Oxford 2015

Experts mull strategies in slow growth climate

Speaking at the Fiduciary Investors Symposium at Oxford University’s Rhodes House Fiona Trafford-Walker, director of consulting at Frontier Advisors argues that Australian investors are operating in a changed environment and need to “get used to slower economic growth.”

Speaking as part of an expert panel on how the continued environment of slow growth and low interest rates will affect global institutional investors, and the best asset allocations to protect their portfolios, Trafford-Walker puts forward the Australian view.

She argues that Australian funds are entering a “brave new world” where returns will be much lower.

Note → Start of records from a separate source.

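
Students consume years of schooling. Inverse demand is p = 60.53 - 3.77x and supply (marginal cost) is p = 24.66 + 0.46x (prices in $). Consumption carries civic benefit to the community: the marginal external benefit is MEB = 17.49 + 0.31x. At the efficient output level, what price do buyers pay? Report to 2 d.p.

Social marginal benefit = demand + MEB = 78.02 - 3.46x.
Set SMB = MC: 78.02 - 3.46x = 24.66 + 0.46x → x* = 13.6122.
Consumer price on the demand curve at x*: 60.53 − 3.77×13.6122 = 9.2120.

P = $9.21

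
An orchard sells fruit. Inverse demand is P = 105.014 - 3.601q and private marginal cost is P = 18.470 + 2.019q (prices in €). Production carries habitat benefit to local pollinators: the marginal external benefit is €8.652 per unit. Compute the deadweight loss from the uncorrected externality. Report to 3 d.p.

Market equilibrium (private): 18.470 + 2.019q = 105.014 - 3.601q → q_m = 15.3993.
Social marginal cost = private MC − MEB = 9.818 + 2.019q.
Set SMC = demand: 9.818 + 2.019q = 105.014 - 3.601q → q* = 16.9388.
Height of the DWL triangle at q_m is demand(q_m) − SMC(q_m) = MEB(q_m) = 8.6520.
DWL = ½ × 1.5395 × 8.6520 = 6.6599.

DWL = €6.660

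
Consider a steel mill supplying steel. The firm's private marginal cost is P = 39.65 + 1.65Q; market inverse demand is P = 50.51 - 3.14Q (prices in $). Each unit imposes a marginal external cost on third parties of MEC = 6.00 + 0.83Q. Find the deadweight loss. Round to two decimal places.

Market equilibrium (private): 39.65 + 1.65Q = 50.51 - 3.14Q → Q_m = 2.2672.
Social marginal cost = private MC + MEC = 45.65 + 2.48Q.
Set SMC = demand: 45.65 + 2.48Q = 50.51 - 3.14Q → Q* = 0.8648.
The welfare-loss triangle has base |Q_m − Q*| and height MEC(Q_m) (the vertical gap between SMC and demand is zero at Q* and MEC at Q_m).
DWL = ½ × 1.4024 × 7.8818 = 5.5267.

DWL = $5.53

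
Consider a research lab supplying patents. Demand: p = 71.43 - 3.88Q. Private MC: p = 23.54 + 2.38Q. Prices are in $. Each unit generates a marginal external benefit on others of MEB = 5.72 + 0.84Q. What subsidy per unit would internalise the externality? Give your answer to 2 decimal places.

subsidy = $14.03 per unit

Social marginal cost = private MC − MEB = 17.82 + 1.54Q.
Set SMC = demand: 17.82 + 1.54Q = 71.43 - 3.88Q → Q* = 9.8911.
The Pigouvian subsidy equals MEB at Q*: 5.72 + 0.84×9.8911 = 14.0285.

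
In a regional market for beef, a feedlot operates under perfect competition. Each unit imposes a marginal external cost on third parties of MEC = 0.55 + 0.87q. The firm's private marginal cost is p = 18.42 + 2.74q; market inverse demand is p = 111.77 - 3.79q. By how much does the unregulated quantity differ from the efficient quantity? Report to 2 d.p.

1.76 units

Market equilibrium (private): 18.42 + 2.74q = 111.77 - 3.79q → q_m = 14.2956.
Social marginal cost = private MC + MEC = 18.97 + 3.61q.
Set SMC = demand: 18.97 + 3.61q = 111.77 - 3.79q → q* = 12.5405.
Gap = |14.2956 − 12.5405| = 1.7551.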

The slowdown in China has hit demand for key Australian resource exports with iron ore prices down 60 per cent from their recent highs. Australia’s funds face demographic challenges with a growing elderly population which will also hit GDP growth, she warns.

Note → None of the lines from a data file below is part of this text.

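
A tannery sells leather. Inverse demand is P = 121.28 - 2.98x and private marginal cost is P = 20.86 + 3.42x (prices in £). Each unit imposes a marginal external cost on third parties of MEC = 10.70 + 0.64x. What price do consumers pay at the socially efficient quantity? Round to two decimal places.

Social marginal cost = private MC + MEC = 31.56 + 4.06x.
Set SMC = demand: 31.56 + 4.06x = 121.28 - 2.98x → x* = 12.7443.
Consumer price on the demand curve at x*: 121.28 − 2.98×12.7443 = 83.3020.

P = £83.30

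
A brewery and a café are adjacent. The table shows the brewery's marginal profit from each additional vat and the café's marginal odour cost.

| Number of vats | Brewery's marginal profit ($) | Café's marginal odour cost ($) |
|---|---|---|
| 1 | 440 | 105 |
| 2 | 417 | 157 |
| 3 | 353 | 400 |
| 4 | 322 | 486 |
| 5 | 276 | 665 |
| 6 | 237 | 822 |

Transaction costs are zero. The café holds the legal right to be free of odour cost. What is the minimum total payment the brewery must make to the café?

Efficient level: marginal profit ≥ marginal odour cost through level 2, so k* = 2.
With the café holding the right, the brewery must at least compensate total damage at k*: 105 + 157 = 262.

$262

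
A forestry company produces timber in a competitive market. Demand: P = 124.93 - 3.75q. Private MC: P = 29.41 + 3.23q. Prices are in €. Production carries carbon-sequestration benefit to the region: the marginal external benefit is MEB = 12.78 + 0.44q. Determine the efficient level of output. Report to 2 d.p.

q* = 16.56

Social marginal cost = private MC − MEB = 16.63 + 2.79q.
Set SMC = demand: 16.63 + 2.79q = 124.93 - 3.75q → q* = 16.5596.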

“By 2025 this demographic wave will cost 0.4 per cent of GDP.” Australia’s mining boom “hid structural problems in our economy which now needs to diversify and become more services led,” she says.

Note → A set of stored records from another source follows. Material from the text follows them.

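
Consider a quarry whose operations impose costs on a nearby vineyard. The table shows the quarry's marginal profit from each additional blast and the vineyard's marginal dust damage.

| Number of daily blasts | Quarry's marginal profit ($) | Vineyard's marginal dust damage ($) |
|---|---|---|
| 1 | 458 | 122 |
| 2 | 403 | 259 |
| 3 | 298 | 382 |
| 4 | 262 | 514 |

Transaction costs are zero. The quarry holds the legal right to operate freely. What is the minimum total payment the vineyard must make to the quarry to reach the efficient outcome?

Left alone the quarry would choose level 4 (marginal profit stays positive).
Efficient level: k* = 2 (marginal profit ≥ marginal dust damage through 2).
The vineyard must at least cover the quarry's forgone profit from cutting 4→2: 298 + 262 = 560.

$560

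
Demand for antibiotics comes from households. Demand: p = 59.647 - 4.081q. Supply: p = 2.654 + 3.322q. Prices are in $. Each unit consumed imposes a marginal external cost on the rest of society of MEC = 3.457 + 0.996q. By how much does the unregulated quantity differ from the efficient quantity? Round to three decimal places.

Market equilibrium (private): 2.654 + 3.322q = 59.647 - 4.081q → q_m = 7.6986.
Social marginal benefit = demand − MEC = 56.190 - 5.077q.
Set SMB = MC: 56.190 - 5.077q = 2.654 + 3.322q → q* = 6.3741.
Gap = |7.6986 − 6.3741| = 1.3245.

1.325 units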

Strategies for Australian funds include reducing target returns and changing asset allocations, she suggests.

Funds could also take on more risk and pursue more active management strategies to “take them over the line.” She notes an appetite amongst funds to “creep up the risk curve to get returns” and a “huge amount of interest in infrastructure,” plus a continued appetite for equity investments but also “equity substitutes” in the hedge fund space. She expects “much greater use of derivatives to offer diversification and to protect downside risk.

Roger Gray, chief executive of USS Investment Management is similarly circumspect.

“We live in period of wealth elusion,” he warns, saying that perceived wealth is greatly exaggerated and funds need to tailor their asset allocation to “make a better job of navigating through a low return future.” Gray says investors are looking at a world where bond yields are significantly lower, “below nominal GDP growth,” and that funds need to diversify better, and more widely, developing alternative beta strategies. USS is pursuing more active strategies and structured positions, he says.

Over investment themes suggested by panel speaker Toby Nangle from Columbia Threadneedle Investments included Japanese equities which are currently “cheaper than they have been” where he suggested “investing tacticly round the edges.”

Short dated sterling debt which he described as “anchored, not volatile” is another investment theme.